Ülkemize ziyarete gelen turistlere Anadolu’nun derinliklerini iyiden iyiye tanıtmalıyız ki Anadolu’nun kadim yurt olduğunu anlayabilsinler.
Bilge “kış” mevsiminde yaşadığımız Kars şehrinden Anadolu’nun kültürel olarak dip noktası olan Göbeklitepe üzerinden tüm Anadolululara “Merhaba”. 2019 yılı son derece doğru bir kararla “Göbeklitepe Yılı” ilan edildi. Takvimsel tarihin şu an için “sıfır noktası” olan Göbeklitepe inanç alanını tüm dünya görmelidir; ancak ilkin Anadolu’da yaşayan bizlerin Göbeklitepe’yi basit ziyaret gezilerinden çıkarmamız gereklidir.
Anadolu’da yaşayan herkes ivedilikle kültürel miraslarımız üzerinden “Biz, bizim” diyebilmelidir. Her insanın iki vatanı vardır. Kadim olanı Yaradan’dan geldiğimiz cennet bahçesidir; zahiri olanı da üzerinde yaşadığımız coğrafyadır. Her insan Yaradan’ı ve üzerinde yaşadığı coğrafyayı sever. Ancak sevmekten öte aşık olabilmek için tanımak gereklidir. Sevenler ayrıdır iyiden iyiye tanıyanların aşkı ise bambaşka bir lezzettir. Tatmayan, tanıyamayan nereden bilebilir neyin ne olduğunu?
Son derece önemli bilgiler
Bu bağlamda Göbeklitepe M.Ö. 10 bin yıl öncesi Anadolulu hemşehrilerimiz hakkında bizlere son derece önemli bilgiler, mesajlar vermektedir. Ülkemizi ziyarete gelen turistler nihayetinde gezer giderler; onları turizmin bütün iyi olanaklarıyla misafir edip uğurlamalıyız. Ancak onları Anadolu’da gezdirmemeliyiz, onlara Anadolu’nun derinliklerini, yüksekliklerini iyiden iyiye tanıtmalıyız ki Anadolu’nun kadim yurt olduğunu anlayabilsinler. Bunu onlara anlatmaya çalışırken derdimiz bizi tanımadıklarından dolayı mahcubiyetimiz değildir; derdimiz onları bilgilendirmek, bilinçlendirmektir. Anadolu’yu bilmeyen, tanıyamayan Anadolu’nun bir başkası tarafından yeterince bilinmemesinden mahcubiyet duyar, Anadolu’yu yaşayarak tanıtanlar ise Anadolu’nun tüm evrensel değerlerini bir tepeden diğerine, bir dereden ötekine doğru coşarak anlamlandırarak tanıtır, sevdirir.

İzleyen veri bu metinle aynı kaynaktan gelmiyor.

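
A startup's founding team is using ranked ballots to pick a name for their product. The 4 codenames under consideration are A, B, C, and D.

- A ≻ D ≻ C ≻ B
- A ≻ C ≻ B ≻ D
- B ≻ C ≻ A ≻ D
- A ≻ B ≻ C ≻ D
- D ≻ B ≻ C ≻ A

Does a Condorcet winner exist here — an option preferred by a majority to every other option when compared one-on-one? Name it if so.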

Anlam ve yapı bilimsel olarak Anadolu’nun en derin noktası olan Göbeklitepe’den Anadolu’nun en yüksek noktası olan Ayasofya’ya doğru hem Anadoluluların hem de tüm insanların bakışlarını gerçeğin gerçekliklerini tahlil ederek çevirmeliyiz. Aksi halde basit soru ve yönelimlerle Göbeklitepe ve Ayasofya nezdinde Anadolu’ya zaman ayıran insanları yalnızca gezdiririz, gezmelerine neden oluruz.
Anadolu’yu yaşayarak tanıyan ve anlayan herkes Göbeklitepe, Ayasofya, Selimiye, Hattuşa, Sümela ve daha yüzlerce motifin değerlerinden değerlendiği için sessizce gururunu yaşar. Ancak Anadolu’dan bihaber cahil cühela karşısında da yeri geldiğinde silindir olur ezer geçer.
Göbeklitepe’yi bütünsel anlamda anlamlandırdığımızda hemen eteklerinin altında boylu boyunca uzanan Harran ovasındaki “Sin” mabediyle bağ kurabiliriz, Yakup Peygamberin başının altına yastık yaparak uyuduğu taşı Harran ovasından dolayı Kibele’nin bazalt taşına benzetebiliriz, ilkin koç ve koyunun Göbeklitepe’nin arka bahçesinde evcilleştirildiğini ve buğdayın yine bu bölgede yetiştirildiğini görebiliriz.
Aksi bir durumda tarihin dip noktası olan Göbeklitepe için “Bu ‘T’ şeklindeki tonlarca taşı nasıl yonttular?” veya yeryüzünün gök kubbesi olan Ayasofya için de “Bu kubbeyi nasıl yaptılar?” gibi yersiz, değersiz sorular ve bunlara cevap olan niteliksiz yaklaşımlarla Anadolu’nun genelini tanıtamayız.